Cependant l'indifférence pour la vérité, qui faisoit le fonds même de ces lois, protégea chaque jour davantage contre leur rigueur les sectes nées du protestantisme, qui toutes participoient plus ou moins à la même indifférence. Sœurs, pour ainsi parler, de la religion établie, elles se rapprochoient par des sentimens et des intérêts communs; tandis que la religion catholique, également opposée à chacune d'elles, les eut toutes pour ennemies, et finit par porter seule le poids d'une législation oppressive. La même chose étoit arrivée au Christianisme, sous les empereurs : ils le proscrivirent rigoureusement, à cause de son incompatibilité avec la religion de l'empire, et tolérèrent les cultes idolâtriques, parce que, fondés sur la même erreur, ils ne s'excluoient pas mutuellement. Et quel moyen de contester l'exactitude de ce parallèle, quand on voit l'Angleterre prescrire, dans le plus minutieux détail, à ses agens au Canada, d'odieuses mesures de

persécutions contre la religion catholique; et, en même temps, garantir, par un traité solennel, aux habitans de l'île de Ceylan, la liberté de l'idolâtrie; assister, par ambassadeurs, aux cérémonies religieuses de ces peuples, et offrir à leurs divinités des dons sacriléges?

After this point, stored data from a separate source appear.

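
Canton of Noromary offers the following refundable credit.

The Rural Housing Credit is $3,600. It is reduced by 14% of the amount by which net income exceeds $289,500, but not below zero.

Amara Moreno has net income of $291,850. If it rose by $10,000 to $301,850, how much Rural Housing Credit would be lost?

$1,400

At $291,850 — 14% of the $2,350 excess over $289,500 is $329; credit = $3,600 − $329 = $3,271.
At $301,850 — 14% of the $12,350 excess over $289,500 is $1,729; credit = $3,600 − $1,729 = $1,871.
Lost: $3,271 − $1,871 = $1,400.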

Une nation à qui ce scandale déshonorant n'a point arraché un cri universel d'indignation et d'horreur, n'est plus une nation chrétienne. Elle touche au dernier terme de l'indifférence religieuse; et voilà ce qui la préserve du fanatisme de l'impiété. Au reste, cette indifférence toujours croissante affoiblit progressivement l'intolérance politique, et tôt ou tard elle en triomphera. Ce moment sera l'époque si désirée de l'émancipation des catholiques. La masse de la nation, indifférente à toutes les erreurs, sera bientôt indifférente à la vérité même ; à force de la mépriser, elle la supportera. L'opinion a déjà presque tout fait à cet égard: le Gouvernement seul résiste, et l'on comprend assez pourquoi. L'existence de l'église anglicane est liée à la constitution de l'Etat; et le Gouvernement tremble de placer sa religion factice en présence d'une religion véritable. Il faudra pourtant qu'il s'y résolve, car cet événement est nécessaire. Une politique prévoyante, au lieu de le retarder, le hâteroit peut-être. Il est d'ailleurs aisé d'apercevoir qu'il ne sauroit qu'être avantageux à l'Angleterre. En proie à une cupidité dévorante, qui ne manque jamais de s'emparer des

nations à leur déclin, elle déploie une inquiète et prodigieuse activité, que quelques-uns prennent pour de la vie, et qui est la vie, comme la fièvre est la vie, comme les contractions d'un cadavre qu'on galvanise sont la vie. Elle est morte par ses mœurs; et, au premier coup imprévu qui viendra frapper sa richesse, on sera tout surpris de voir ce grand corps, auquel on supposoit tant de vigueur, expirer d'épuisement après quelques convulsions. Il existe néanmoins dans ce peuple des germes de régénération mais il ne se ranimera que par des croyances. La Religion établie étant nulle aujourd'hui sous ce rapport (*), l'Angleterre doit opter entre le fanatisme de quelques sectes turbulentes, et la religion catholique; c'est-à-dire, entre des opinions qui, après l'avoir quelque temps agitée, la rameneroient au même point où elle se trouve présentement; et une doctrine stable, sévère, parce qu'elle est parfaite, éminemment conservatrice, parce qu'elle est éminemment vraie, et qui seule peut la sauver à la fois de la lente dissolution de l'indifférence, et des troubles désastreux où la

(*) Warburton, mort évêque de Glocester, en 1779, s'effrayoit des destinées que préparoit à l'Angleterre l'anarchie de doctrines à laquelle il la voyoit en proie. « Que » deviendra, disoit-il, cette pauvre nation, placée, comme » un corps de troupes, entre deux feux; la fureur de » l'irréligion et la fureur du fanatisme!» Warburton's Letters, page 47.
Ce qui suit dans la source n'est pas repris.